The reason this was made a requirement is because many web servers serve more
than one domain name. For example, you could own two websites, located at
www.somewhere.com and www.somewhereelse.com; these sites could contain
completely different content, but be running on the same server. If this
happens, then if you simply request the "root" of something, the server has
no idea which host you're actually trying to access.

The following is a direct quote from RFC 2616, the RFC which defines HTTP
1.1:

"A client MUST include a Host header field in all HTTP/1.1 request messages
... All Internet-based HTTP/1.1 servers MUST respond with a 400 (Bad Request)
status code to any HTTP/1.1 request message which lacks a Host header field."

...This explains why those servers give HTTP 400 errors to "Host"less
requests! They need to do this to be RFC-compliant.

The "Host" field is the only required field that was added from HTTP 1.0 to
HTTP 1.1, so when you're getting web pages with a Telnet program, this simply
increases the number of lines you must type from 1 to 2. Not too bad.
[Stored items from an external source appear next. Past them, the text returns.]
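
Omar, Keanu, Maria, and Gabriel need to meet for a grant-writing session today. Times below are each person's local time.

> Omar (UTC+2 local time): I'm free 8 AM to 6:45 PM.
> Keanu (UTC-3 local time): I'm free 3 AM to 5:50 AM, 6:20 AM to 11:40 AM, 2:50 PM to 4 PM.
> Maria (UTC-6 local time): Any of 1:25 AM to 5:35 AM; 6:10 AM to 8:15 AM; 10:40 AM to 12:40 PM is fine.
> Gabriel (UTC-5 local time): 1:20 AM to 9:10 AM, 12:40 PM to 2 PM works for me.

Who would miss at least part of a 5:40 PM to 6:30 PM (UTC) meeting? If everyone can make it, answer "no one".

Keanu, Omar

Omar in UTC: 06:00-16:45 (subtract 2h to convert from UTC+2).
Keanu in UTC: 06:00-08:50, 09:20-14:40, 17:50-19:00 (add 3h to convert from UTC-3).
Maria in UTC: 07:25-11:35, 12:10-14:15, 16:40-18:40 (add 6h to convert from UTC-6).
Gabriel in UTC: 06:20-14:10, 17:40-19:00 (add 5h to convert from UTC-5).
Omar: not fully free for 17:40-18:30. Keanu: not fully free for 17:40-18:30. Maria: free for 17:40-18:30. Gabriel: free for 17:40-18:30.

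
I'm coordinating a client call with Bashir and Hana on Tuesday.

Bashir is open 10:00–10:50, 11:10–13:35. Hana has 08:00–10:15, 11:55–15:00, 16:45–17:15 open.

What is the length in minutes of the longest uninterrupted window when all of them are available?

Bashir ∩ Hana: 10:00-10:15, 11:55-13:35.
Those are the intersection windows.
The longest is 11:55-13:35 at 100 minutes.

100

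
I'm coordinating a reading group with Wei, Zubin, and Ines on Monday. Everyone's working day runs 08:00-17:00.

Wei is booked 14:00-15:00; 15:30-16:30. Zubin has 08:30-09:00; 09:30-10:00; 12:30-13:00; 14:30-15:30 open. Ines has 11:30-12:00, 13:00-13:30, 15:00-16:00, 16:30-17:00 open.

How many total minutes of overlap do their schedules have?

30

Wei free: 08:00-14:00, 15:00-15:30, 16:30-17:00 (invert busy blocks within the working day).
Zubin free: 08:30-09:00, 09:30-10:00, 12:30-13:00, 14:30-15:30.
Ines free: 11:30-12:00, 13:00-13:30, 15:00-16:00, 16:30-17:00.
Wei ∩ Zubin: 08:30-09:00, 09:30-10:00, 12:30-13:00, 15:00-15:30.
Wei ∩ Zubin ∩ Ines: 15:00-15:30.
So the common availability across everyone is 15:00-15:30.
That's a single block of 30 minutes.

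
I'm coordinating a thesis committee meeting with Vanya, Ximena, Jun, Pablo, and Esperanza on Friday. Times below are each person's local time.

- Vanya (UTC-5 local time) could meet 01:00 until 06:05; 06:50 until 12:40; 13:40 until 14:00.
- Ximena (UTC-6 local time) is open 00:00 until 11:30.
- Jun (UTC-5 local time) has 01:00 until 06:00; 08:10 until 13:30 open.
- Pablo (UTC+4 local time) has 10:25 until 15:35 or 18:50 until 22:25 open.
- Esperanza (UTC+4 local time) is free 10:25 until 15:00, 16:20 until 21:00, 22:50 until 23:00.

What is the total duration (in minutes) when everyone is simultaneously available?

405

Vanya in UTC: 06:00-11:05, 11:50-17:40, 18:40-19:00 (add 5h to convert from UTC-5).
Ximena in UTC: 06:00-17:30 (add 6h to convert from UTC-6).
Jun in UTC: 06:00-11:00, 13:10-18:30 (add 5h to convert from UTC-5).
Pablo in UTC: 06:25-11:35, 14:50-18:25 (subtract 4h to convert from UTC+4).
Esperanza in UTC: 06:25-11:00, 12:20-17:00, 18:50-19:00 (subtract 4h to convert from UTC+4).
Vanya ∩ Ximena: 06:00-11:05, 11:50-17:30.
Vanya ∩ Ximena ∩ Jun: 06:00-11:00, 13:10-17:30.
Vanya ∩ Ximena ∩ Jun ∩ Pablo: 06:25-11:00, 14:50-17:30.
Vanya ∩ Ximena ∩ Jun ∩ Pablo ∩ Esperanza: 06:25-11:00, 14:50-17:00.
Summing the common windows: 275 + 130 = 405 minutes.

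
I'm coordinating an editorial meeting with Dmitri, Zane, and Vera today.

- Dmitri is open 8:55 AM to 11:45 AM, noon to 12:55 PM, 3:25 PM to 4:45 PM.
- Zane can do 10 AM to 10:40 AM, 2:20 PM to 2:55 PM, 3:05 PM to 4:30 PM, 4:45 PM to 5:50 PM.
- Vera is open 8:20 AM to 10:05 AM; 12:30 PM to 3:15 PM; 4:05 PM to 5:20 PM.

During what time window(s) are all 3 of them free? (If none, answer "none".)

10:00-10:05, 16:05-16:30

Dmitri ∩ Zane: 10:00-10:40, 15:25-16:30.
Dmitri ∩ Zane ∩ Vera: 10:00-10:05, 16:05-16:30.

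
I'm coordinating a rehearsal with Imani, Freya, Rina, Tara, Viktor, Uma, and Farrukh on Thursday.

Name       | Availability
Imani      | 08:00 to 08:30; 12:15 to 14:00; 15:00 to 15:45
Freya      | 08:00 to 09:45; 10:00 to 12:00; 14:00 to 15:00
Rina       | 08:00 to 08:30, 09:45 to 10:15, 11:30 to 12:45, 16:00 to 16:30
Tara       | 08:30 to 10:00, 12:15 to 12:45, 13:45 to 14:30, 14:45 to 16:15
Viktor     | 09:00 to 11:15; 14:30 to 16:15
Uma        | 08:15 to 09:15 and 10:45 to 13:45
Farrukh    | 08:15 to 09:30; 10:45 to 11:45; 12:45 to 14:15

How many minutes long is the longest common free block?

0

Imani ∩ Freya: 08:00-08:30.
Imani ∩ Freya ∩ Rina: 08:00-08:30.
Imani ∩ Freya ∩ Rina ∩ Tara: ∅.
Imani ∩ Freya ∩ Rina ∩ Tara ∩ Viktor: ∅.
Imani ∩ Freya ∩ Rina ∩ Tara ∩ Viktor ∩ Uma: ∅.
Imani ∩ Freya ∩ Rina ∩ Tara ∩ Viktor ∩ Uma ∩ Farrukh: ∅.
There is no time when everyone is free.
No common window exists, so the longest block is 0 minutes.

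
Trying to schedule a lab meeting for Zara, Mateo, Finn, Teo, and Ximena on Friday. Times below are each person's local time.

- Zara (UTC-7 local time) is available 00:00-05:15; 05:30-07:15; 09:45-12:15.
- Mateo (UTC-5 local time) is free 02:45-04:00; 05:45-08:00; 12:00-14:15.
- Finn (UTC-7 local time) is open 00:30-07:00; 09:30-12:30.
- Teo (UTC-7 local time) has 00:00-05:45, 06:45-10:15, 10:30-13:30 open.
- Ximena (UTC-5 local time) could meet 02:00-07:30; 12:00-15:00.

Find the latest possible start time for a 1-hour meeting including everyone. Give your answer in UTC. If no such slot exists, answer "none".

Zara in UTC: 07:00-12:15, 12:30-14:15, 16:45-19:15 (add 7h to convert from UTC-7).
Mateo in UTC: 07:45-09:00, 10:45-13:00, 17:00-19:15 (add 5h to convert from UTC-5).
Finn in UTC: 07:30-14:00, 16:30-19:30 (add 7h to convert from UTC-7).
Teo in UTC: 07:00-12:45, 13:45-17:15, 17:30-20:30 (add 7h to convert from UTC-7).
Ximena in UTC: 07:00-12:30, 17:00-20:00 (add 5h to convert from UTC-5).
Zara ∩ Mateo: 07:45-09:00, 10:45-12:15, 12:30-13:00, 17:00-19:15.
Zara ∩ Mateo ∩ Finn: 07:45-09:00, 10:45-12:15, 12:30-13:00, 17:00-19:15.
Zara ∩ Mateo ∩ Finn ∩ Teo: 07:45-09:00, 10:45-12:15, 12:30-12:45, 17:00-17:15, 17:30-19:15.
Zara ∩ Mateo ∩ Finn ∩ Teo ∩ Ximena: 07:45-09:00, 10:45-12:15, 17:00-17:15, 17:30-19:15.
The last common window of at least 60 minutes is 17:30-19:15; a 60-minute meeting can start as late as 18:15 and still end by 19:15.

18:15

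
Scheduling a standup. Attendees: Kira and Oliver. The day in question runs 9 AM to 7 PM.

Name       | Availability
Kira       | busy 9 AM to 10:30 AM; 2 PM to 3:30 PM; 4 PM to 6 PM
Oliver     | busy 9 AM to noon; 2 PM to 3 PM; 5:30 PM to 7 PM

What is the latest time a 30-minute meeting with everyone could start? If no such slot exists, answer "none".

15:30

Kira free: 10:30-14:00, 15:30-16:00, 18:00-19:00 (invert busy blocks within the working day).
Oliver free: 12:00-14:00, 15:00-17:30 (invert busy blocks within the working day).
Kira ∩ Oliver: 12:00-14:00, 15:30-16:00.
The last common window of at least 30 minutes is 15:30-16:00; a 30-minute meeting can start as late as 15:30 and still end by 16:00.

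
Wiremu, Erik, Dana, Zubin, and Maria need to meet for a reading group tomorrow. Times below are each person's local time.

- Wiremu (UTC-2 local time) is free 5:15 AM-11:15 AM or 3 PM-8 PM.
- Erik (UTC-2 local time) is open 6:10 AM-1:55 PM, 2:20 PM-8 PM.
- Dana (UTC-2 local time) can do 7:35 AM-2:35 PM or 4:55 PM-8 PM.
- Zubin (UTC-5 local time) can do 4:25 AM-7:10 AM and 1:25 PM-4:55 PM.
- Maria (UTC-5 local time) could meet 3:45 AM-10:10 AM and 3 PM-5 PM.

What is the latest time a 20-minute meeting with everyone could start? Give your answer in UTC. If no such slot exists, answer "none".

21:35

Wiremu in UTC: 07:15-13:15, 17:00-22:00 (add 2h to convert from UTC-2).
Erik in UTC: 08:10-15:55, 16:20-22:00 (add 2h to convert from UTC-2).
Dana in UTC: 09:35-16:35, 18:55-22:00 (add 2h to convert from UTC-2).
Zubin in UTC: 09:25-12:10, 18:25-21:55 (add 5h to convert from UTC-5).
Maria in UTC: 08:45-15:10, 20:00-22:00 (add 5h to convert from UTC-5).
Wiremu ∩ Erik: 08:10-13:15, 17:00-22:00.
Wiremu ∩ Erik ∩ Dana: 09:35-13:15, 18:55-22:00.
Wiremu ∩ Erik ∩ Dana ∩ Zubin: 09:35-12:10, 18:55-21:55.
Wiremu ∩ Erik ∩ Dana ∩ Zubin ∩ Maria: 09:35-12:10, 20:00-21:55.
The last common window of at least 20 minutes is 20:00-21:55; a 20-minute meeting can start as late as 21:35 and still end by 21:55.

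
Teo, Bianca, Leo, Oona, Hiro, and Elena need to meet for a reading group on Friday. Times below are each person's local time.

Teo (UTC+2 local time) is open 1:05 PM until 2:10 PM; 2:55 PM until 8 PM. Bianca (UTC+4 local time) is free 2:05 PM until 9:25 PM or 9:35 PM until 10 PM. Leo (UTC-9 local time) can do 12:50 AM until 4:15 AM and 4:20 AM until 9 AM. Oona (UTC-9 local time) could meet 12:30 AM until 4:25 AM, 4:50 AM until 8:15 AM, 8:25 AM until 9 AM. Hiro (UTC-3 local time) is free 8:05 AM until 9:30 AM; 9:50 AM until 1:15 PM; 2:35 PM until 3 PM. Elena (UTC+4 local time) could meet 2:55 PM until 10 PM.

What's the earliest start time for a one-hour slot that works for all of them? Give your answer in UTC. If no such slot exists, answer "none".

11:05

Teo in UTC: 11:05-12:10, 12:55-18:00 (subtract 2h to convert from UTC+2).
Bianca in UTC: 10:05-17:25, 17:35-18:00 (subtract 4h to convert from UTC+4).
Leo in UTC: 09:50-13:15, 13:20-18:00 (add 9h to convert from UTC-9).
Oona in UTC: 09:30-13:25, 13:50-17:15, 17:25-18:00 (add 9h to convert from UTC-9).
Hiro in UTC: 11:05-12:30, 12:50-16:15, 17:35-18:00 (add 3h to convert from UTC-3).
Elena in UTC: 10:55-18:00 (subtract 4h to convert from UTC+4).
Teo ∩ Bianca: 11:05-12:10, 12:55-17:25, 17:35-18:00.
Teo ∩ Bianca ∩ Leo: 11:05-12:10, 12:55-13:15, 13:20-17:25, 17:35-18:00.
Teo ∩ Bianca ∩ Leo ∩ Oona: 11:05-12:10, 12:55-13:15, 13:20-13:25, 13:50-17:15, 17:35-18:00.
Teo ∩ Bianca ∩ Leo ∩ Oona ∩ Hiro: 11:05-12:10, 12:55-13:15, 13:20-13:25, 13:50-16:15, 17:35-18:00.
Teo ∩ Bianca ∩ Leo ∩ Oona ∩ Hiro ∩ Elena: 11:05-12:10, 12:55-13:15, 13:20-13:25, 13:50-16:15, 17:35-18:00.
The first common window of at least 60 minutes is 11:05-12:10, so the earliest start is 11:05.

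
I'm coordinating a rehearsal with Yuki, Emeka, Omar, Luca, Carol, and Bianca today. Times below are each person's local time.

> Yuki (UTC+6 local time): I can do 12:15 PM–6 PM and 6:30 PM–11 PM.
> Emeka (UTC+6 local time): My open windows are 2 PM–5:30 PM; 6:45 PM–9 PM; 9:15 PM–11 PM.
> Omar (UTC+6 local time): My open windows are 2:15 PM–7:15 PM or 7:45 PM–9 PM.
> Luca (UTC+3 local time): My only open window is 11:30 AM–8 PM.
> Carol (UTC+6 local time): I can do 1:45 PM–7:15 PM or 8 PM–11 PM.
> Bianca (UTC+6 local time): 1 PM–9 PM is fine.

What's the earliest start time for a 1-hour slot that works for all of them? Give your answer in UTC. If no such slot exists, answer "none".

08:30

Yuki in UTC: 06:15-12:00, 12:30-17:00 (subtract 6h to convert from UTC+6).
Emeka in UTC: 08:00-11:30, 12:45-15:00, 15:15-17:00 (subtract 6h to convert from UTC+6).
Omar in UTC: 08:15-13:15, 13:45-15:00 (subtract 6h to convert from UTC+6).
Luca in UTC: 08:30-17:00 (subtract 3h to convert from UTC+3).
Carol in UTC: 07:45-13:15, 14:00-17:00 (subtract 6h to convert from UTC+6).
Bianca in UTC: 07:00-15:00 (subtract 6h to convert from UTC+6).
Yuki ∩ Emeka: 08:00-11:30, 12:45-15:00, 15:15-17:00.
Yuki ∩ Emeka ∩ Omar: 08:15-11:30, 12:45-13:15, 13:45-15:00.
Yuki ∩ Emeka ∩ Omar ∩ Luca: 08:30-11:30, 12:45-13:15, 13:45-15:00.
Yuki ∩ Emeka ∩ Omar ∩ Luca ∩ Carol: 08:30-11:30, 12:45-13:15, 14:00-15:00.
Yuki ∩ Emeka ∩ Omar ∩ Luca ∩ Carol ∩ Bianca: 08:30-11:30, 12:45-13:15, 14:00-15:00.
The first common window of at least 60 minutes is 08:30-11:30, so the earliest start is 08:30.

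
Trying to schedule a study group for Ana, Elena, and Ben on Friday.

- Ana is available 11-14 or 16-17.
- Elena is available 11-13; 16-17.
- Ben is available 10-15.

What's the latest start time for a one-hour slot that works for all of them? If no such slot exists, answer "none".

Ana ∩ Elena: 11:00-13:00, 16:00-17:00.
Ana ∩ Elena ∩ Ben: 11:00-13:00.
Those are the intersection windows.
The last common window of at least 60 minutes is 11:00-13:00; a 60-minute meeting can start as late as 12:00 and still end by 13:00.

12:00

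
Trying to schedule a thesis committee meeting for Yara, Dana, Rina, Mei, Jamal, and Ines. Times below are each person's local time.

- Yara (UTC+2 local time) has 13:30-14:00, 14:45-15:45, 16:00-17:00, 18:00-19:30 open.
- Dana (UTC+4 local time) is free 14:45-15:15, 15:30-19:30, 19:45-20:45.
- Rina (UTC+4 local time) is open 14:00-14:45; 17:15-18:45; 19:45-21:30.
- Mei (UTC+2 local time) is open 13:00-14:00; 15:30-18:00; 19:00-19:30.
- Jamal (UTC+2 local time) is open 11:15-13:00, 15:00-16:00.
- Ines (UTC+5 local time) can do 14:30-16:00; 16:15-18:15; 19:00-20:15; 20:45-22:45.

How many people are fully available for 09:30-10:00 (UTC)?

Yara in UTC: 11:30-12:00, 12:45-13:45, 14:00-15:00, 16:00-17:30 (subtract 2h to convert from UTC+2).
Dana in UTC: 10:45-11:15, 11:30-15:30, 15:45-16:45 (subtract 4h to convert from UTC+4).
Rina in UTC: 10:00-10:45, 13:15-14:45, 15:45-17:30 (subtract 4h to convert from UTC+4).
Mei in UTC: 11:00-12:00, 13:30-16:00, 17:00-17:30 (subtract 2h to convert from UTC+2).
Jamal in UTC: 09:15-11:00, 13:00-14:00 (subtract 2h to convert from UTC+2).
Ines in UTC: 09:30-11:00, 11:15-13:15, 14:00-15:15, 15:45-17:45 (subtract 5h to convert from UTC+5).
Jamal and Ines can make the full 09:30-10:00 slot — that's 2.

2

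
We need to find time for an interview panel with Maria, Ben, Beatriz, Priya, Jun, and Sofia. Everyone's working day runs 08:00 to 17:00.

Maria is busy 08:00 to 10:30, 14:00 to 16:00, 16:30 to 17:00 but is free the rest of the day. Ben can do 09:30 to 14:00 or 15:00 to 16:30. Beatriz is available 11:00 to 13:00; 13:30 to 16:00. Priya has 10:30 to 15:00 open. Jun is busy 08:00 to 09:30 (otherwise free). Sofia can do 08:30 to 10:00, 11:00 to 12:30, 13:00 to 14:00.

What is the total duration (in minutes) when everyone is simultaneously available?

120

Maria free: 10:30-14:00, 16:00-16:30 (invert busy blocks within the working day).
Ben free: 09:30-14:00, 15:00-16:30.
Beatriz free: 11:00-13:00, 13:30-16:00.
Priya free: 10:30-15:00.
Jun free: 09:30-17:00 (invert busy blocks within the working day).
Sofia free: 08:30-10:00, 11:00-12:30, 13:00-14:00.
Maria ∩ Ben: 10:30-14:00, 16:00-16:30.
Maria ∩ Ben ∩ Beatriz: 11:00-13:00, 13:30-14:00.
Maria ∩ Ben ∩ Beatriz ∩ Priya: 11:00-13:00, 13:30-14:00.
Maria ∩ Ben ∩ Beatriz ∩ Priya ∩ Jun: 11:00-13:00, 13:30-14:00.
Maria ∩ Ben ∩ Beatriz ∩ Priya ∩ Jun ∩ Sofia: 11:00-12:30, 13:30-14:00.
Those are the intersection windows.
Summing the common windows: 90 + 30 = 120 minutes.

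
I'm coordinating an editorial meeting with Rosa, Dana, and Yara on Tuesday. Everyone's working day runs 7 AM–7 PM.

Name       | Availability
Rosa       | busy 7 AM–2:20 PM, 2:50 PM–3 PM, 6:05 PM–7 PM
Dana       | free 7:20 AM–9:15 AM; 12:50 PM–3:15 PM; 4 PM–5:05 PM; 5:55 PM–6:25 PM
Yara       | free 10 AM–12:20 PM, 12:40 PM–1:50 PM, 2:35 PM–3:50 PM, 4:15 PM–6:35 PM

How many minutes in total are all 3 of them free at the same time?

90

Rosa free: 14:20-14:50, 15:00-18:05 (invert busy blocks within the working day).
Dana free: 07:20-09:15, 12:50-15:15, 16:00-17:05, 17:55-18:25.
Yara free: 10:00-12:20, 12:40-13:50, 14:35-15:50, 16:15-18:35.
Rosa ∩ Dana: 14:20-14:50, 15:00-15:15, 16:00-17:05, 17:55-18:05.
Rosa ∩ Dana ∩ Yara: 14:35-14:50, 15:00-15:15, 16:15-17:05, 17:55-18:05.
Summing the common windows: 15 + 15 + 50 + 10 = 90 minutes.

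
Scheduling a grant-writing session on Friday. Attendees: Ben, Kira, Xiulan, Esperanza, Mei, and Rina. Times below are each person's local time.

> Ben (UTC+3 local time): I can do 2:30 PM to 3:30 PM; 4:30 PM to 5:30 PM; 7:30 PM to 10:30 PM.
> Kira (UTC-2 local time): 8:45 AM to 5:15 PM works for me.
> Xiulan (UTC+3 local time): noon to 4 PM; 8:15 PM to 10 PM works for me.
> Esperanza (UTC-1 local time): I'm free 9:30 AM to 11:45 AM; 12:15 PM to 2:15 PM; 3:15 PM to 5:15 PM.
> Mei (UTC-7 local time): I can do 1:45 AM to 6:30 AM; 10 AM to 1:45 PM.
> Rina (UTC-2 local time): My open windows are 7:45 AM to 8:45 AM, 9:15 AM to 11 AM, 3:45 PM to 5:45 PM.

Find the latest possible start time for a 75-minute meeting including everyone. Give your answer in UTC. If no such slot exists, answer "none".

none

Ben in UTC: 11:30-12:30, 13:30-14:30, 16:30-19:30 (subtract 3h to convert from UTC+3).
Kira in UTC: 10:45-19:15 (add 2h to convert from UTC-2).
Xiulan in UTC: 09:00-13:00, 17:15-19:00 (subtract 3h to convert from UTC+3).
Esperanza in UTC: 10:30-12:45, 13:15-15:15, 16:15-18:15 (add 1h to convert from UTC-1).
Mei in UTC: 08:45-13:30, 17:00-20:45 (add 7h to convert from UTC-7).
Rina in UTC: 09:45-10:45, 11:15-13:00, 17:45-19:45 (add 2h to convert from UTC-2).
Ben ∩ Kira: 11:30-12:30, 13:30-14:30, 16:30-19:15.
Ben ∩ Kira ∩ Xiulan: 11:30-12:30, 17:15-19:00.
Ben ∩ Kira ∩ Xiulan ∩ Esperanza: 11:30-12:30, 17:15-18:15.
Ben ∩ Kira ∩ Xiulan ∩ Esperanza ∩ Mei: 11:30-12:30, 17:15-18:15.
Ben ∩ Kira ∩ Xiulan ∩ Esperanza ∩ Mei ∩ Rina: 11:30-12:30, 17:45-18:15.
So the common availability across everyone is 11:30-12:30, 17:45-18:15.
No common window is at least 75 minutes long.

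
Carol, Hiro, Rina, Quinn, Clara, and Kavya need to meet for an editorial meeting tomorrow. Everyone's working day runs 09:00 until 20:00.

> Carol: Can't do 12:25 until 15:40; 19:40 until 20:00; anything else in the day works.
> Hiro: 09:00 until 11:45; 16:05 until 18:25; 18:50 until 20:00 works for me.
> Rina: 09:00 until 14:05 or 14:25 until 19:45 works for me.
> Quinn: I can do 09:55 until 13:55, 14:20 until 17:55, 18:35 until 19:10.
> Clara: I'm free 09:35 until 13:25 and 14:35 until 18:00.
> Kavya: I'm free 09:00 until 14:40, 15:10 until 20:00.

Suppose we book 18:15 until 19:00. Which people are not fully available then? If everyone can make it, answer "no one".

Carol free: 09:00-12:25, 15:40-19:40 (invert busy blocks within the working day).
Hiro free: 09:00-11:45, 16:05-18:25, 18:50-20:00.
Rina free: 09:00-14:05, 14:25-19:45.
Quinn free: 09:55-13:55, 14:20-17:55, 18:35-19:10.
Clara free: 09:35-13:25, 14:35-18:00.
Kavya free: 09:00-14:40, 15:10-20:00.
Carol: free for 18:15-19:00. Hiro: not fully free for 18:15-19:00. Rina: free for 18:15-19:00. Quinn: not fully free for 18:15-19:00. Clara: not fully free for 18:15-19:00. Kavya: free for 18:15-19:00.

Clara, Hiro, Quinn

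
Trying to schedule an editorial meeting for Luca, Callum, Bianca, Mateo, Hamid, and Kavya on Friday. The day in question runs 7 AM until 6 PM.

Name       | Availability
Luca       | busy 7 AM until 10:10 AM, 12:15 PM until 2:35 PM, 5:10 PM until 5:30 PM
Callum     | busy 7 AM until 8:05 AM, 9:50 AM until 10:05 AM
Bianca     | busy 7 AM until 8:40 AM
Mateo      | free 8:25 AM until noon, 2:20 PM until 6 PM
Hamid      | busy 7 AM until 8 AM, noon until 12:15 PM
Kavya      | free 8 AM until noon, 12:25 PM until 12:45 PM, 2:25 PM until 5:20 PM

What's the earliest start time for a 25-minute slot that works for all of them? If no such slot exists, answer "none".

Luca free: 10:10-12:15, 14:35-17:10, 17:30-18:00 (invert busy blocks within the working day).
Callum free: 08:05-09:50, 10:05-18:00 (invert busy blocks within the working day).
Bianca free: 08:40-18:00 (invert busy blocks within the working day).
Mateo free: 08:25-12:00, 14:20-18:00.
Hamid free: 08:00-12:00, 12:15-18:00 (invert busy blocks within the working day).
Kavya free: 08:00-12:00, 12:25-12:45, 14:25-17:20.
Luca ∩ Callum: 10:10-12:15, 14:35-17:10, 17:30-18:00.
Luca ∩ Callum ∩ Bianca: 10:10-12:15, 14:35-17:10, 17:30-18:00.
Luca ∩ Callum ∩ Bianca ∩ Mateo: 10:10-12:00, 14:35-17:10, 17:30-18:00.
Luca ∩ Callum ∩ Bianca ∩ Mateo ∩ Hamid: 10:10-12:00, 14:35-17:10, 17:30-18:00.
Luca ∩ Callum ∩ Bianca ∩ Mateo ∩ Hamid ∩ Kavya: 10:10-12:00, 14:35-17:10.
The first common window of at least 25 minutes is 10:10-12:00, so the earliest start is 10:10.

10:10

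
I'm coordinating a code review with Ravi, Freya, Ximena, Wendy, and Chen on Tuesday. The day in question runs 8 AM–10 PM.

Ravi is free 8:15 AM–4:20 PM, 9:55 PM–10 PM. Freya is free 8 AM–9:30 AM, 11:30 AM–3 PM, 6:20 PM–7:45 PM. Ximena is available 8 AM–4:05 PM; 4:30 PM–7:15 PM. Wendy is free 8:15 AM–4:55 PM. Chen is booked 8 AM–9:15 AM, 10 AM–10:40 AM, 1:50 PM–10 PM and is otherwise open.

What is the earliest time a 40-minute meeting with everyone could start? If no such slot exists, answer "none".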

Note that some web servers may let you get away with sending an HTTP 1.1
request without a Host field (although this is obviously non-standard) if you
specify the host name in the GET line. For example, you could type this:

GET www.servername.com/ HTTP/1.1

Many servers probably ignore this violation of standards because RFC 2616
also declares that "If Request-URI is an absolute URI, the host is part of
the Request-URI. Any Host header field value in the request MUST be ignored."
That is to say, if the host name is already included in the URI line, then
the actual Host header field is ignored. So you might still be able to view
websites with single-line requests, although those requests will still end up
being somewhat longer with HTTP 1.1 than HTTP 1.0.